07. Le privé - The long goodbye - Robert Altman - 1973Lost in the investigation.

   9.0   Tout ce que je voyais jusqu’alors de Robert Altman m’ennuyait beaucoup : MASH, Streamers et Beyond therapy en tête. Seuls The Player et Short cuts sont restés par bribes dans un coin de ma mémoire, sans que je ne ressente l’envie de les revoir. Ces cinq films m’avaient plus ou moins guéri: Je n’avais pas vu un Altman depuis au moins dix ans. Tout de même, j’ai toujours été très curieux de découvrir ses films des années 70 : Nashville, The long goodbye, 3 women.

     Commençons par The long goodbye aka Le privé : Une merveille. Un film vertigineux, fascinant, déroutant, tant il est flottant et violent, cotonneux et imprévisible, simple et insoluble. Il était d’emblée évident que je le reverrais rapidement – Et je le reverrai encore. Deux ans plus tard, deuxième visionnage : Le film me hantait. Et il me hantera encore.
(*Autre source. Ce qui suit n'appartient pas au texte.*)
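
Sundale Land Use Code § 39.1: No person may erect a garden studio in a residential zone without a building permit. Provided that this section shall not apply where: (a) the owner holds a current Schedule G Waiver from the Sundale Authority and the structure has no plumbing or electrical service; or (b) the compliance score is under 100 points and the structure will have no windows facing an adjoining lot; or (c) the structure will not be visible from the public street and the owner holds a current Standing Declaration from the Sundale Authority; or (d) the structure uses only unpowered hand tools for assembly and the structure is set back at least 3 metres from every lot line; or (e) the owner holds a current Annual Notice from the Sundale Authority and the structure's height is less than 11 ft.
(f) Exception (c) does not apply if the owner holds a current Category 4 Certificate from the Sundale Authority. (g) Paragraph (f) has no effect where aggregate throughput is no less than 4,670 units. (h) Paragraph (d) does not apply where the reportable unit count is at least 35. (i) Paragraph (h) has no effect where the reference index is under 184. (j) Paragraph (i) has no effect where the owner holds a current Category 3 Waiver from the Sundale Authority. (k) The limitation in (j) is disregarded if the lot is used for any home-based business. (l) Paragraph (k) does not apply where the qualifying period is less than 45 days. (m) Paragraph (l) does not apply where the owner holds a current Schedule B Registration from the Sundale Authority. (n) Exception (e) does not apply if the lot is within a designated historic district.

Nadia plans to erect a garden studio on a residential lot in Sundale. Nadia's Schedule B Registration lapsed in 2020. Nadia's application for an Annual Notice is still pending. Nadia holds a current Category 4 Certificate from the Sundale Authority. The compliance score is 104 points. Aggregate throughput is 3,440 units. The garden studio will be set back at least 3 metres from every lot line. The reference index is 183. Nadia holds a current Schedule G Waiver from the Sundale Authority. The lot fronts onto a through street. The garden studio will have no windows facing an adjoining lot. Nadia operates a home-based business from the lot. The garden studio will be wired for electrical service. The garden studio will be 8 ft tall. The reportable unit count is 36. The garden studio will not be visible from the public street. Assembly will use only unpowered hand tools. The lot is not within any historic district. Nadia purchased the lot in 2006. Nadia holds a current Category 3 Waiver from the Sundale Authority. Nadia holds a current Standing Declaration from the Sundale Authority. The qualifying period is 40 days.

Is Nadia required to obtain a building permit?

Yes — Nadia must obtain a building permit.

Exception (a) fails — electrical service is planned.
Exception (b) fails — the compliance score is 104 points, not under 100 points.
Exception (c): the structure will not be visible from the street; a current Standing Declaration is held — every condition holds. However, paragraphs (f)–(g) must be considered: (f) operates against (c): a current Category 4 Certificate is held. (g) does not operate here (aggregate throughput is 3,440 units, short of 4,670 units), so (f) stands. So (c) is unavailable.
Exception (d)'s conditions are all satisfied: assembly uses only hand tools; the setback is at least 3 m on every side. However, paragraphs (h)–(m) must be considered: (h) applies — the reportable unit count is 36, meeting the 35 threshold. (i) would limit (h) — the reference index is 183, under the 184 limit — but (j) sets (i) aside: (j) is triggered — a current Category 3 Waiver is held. (k) would limit (j) — a home-based business operates on the lot — but (l) sets (k) aside: (l) is engaged — the qualifying period is 40 days, less than the 45 days limit. (m) is not engaged (the Schedule B Registration is not current), so (l) stands. (d) is therefore removed.
Exception (e) fails — the Annual Notice is not current.
No exception displaces § 39.1.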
Je pourrais le revoir illico tellement j’aime l’état dans lequel il me plonge.

     Eliott Gould incarne Philip Marlowe, cabot à la gueule cassée, Marlboro clouée au bec, personnage de privé en décalage total avec le monde, avec son époque, il est à la fois désenchanté et mélancolique, honnête et droit – quand tous autour de lui semblent corrompus – et comme s’il appartenait à un autre temps et qu’il se réveillait dans les années 70.

     Rien d’étonnant d’une part car le personnage des années 30 est écrit par Chandler en 1953, d’autre part car l’Amérique d’alors est en pleine gueule de bois, du mouvement hippie, du conflit Vietnamien, du scandale du Watergate. Si le film s’ouvre sur son réveil ce n’est pas un hasard : C’est comme si Marlowe dormait depuis une éternité.

     Il a beau être détective privé, il sera systématiquement en retard sur tout. Il est même incapable de mentir à son propre chat, qui d’ailleurs disparaitra. Il ne comprendra jamais vraiment rien, encore moins quand les flics ou les truands le relâchent. Il est dans une zone floue. Miroir de ses voisines hippies coincées dans l’univers d’Easy rider, miroir nonchalant, comique mais triste de Bickle, dans Taxi driver. Le monde ne les a pas attendus.

     Et la mise en scène audacieuse de Robert Altman va coller à cet état d’engourdissement, à l’image de cette discussion de couple saisie à travers des vitres qui reflètent discrètement Marlowe en bord de plage comme dévoré par les vagues. Elliott Gould est inoubliable dans ce rôle.

     Le Privé ne paie pas de mine pourtant. Il a d’ailleurs fait un bide à l’époque. Difficile aujourd’hui de ne pas voir en lui une matrice du film néo noir ayant éventuellement inspiré Lost Highway, de Lynch ou Body double, de De Palma et sans nul doute les récents Inhérent Vice, de Paul Thomas Anderson ou Under the silver lake, de David Robert Mitchell.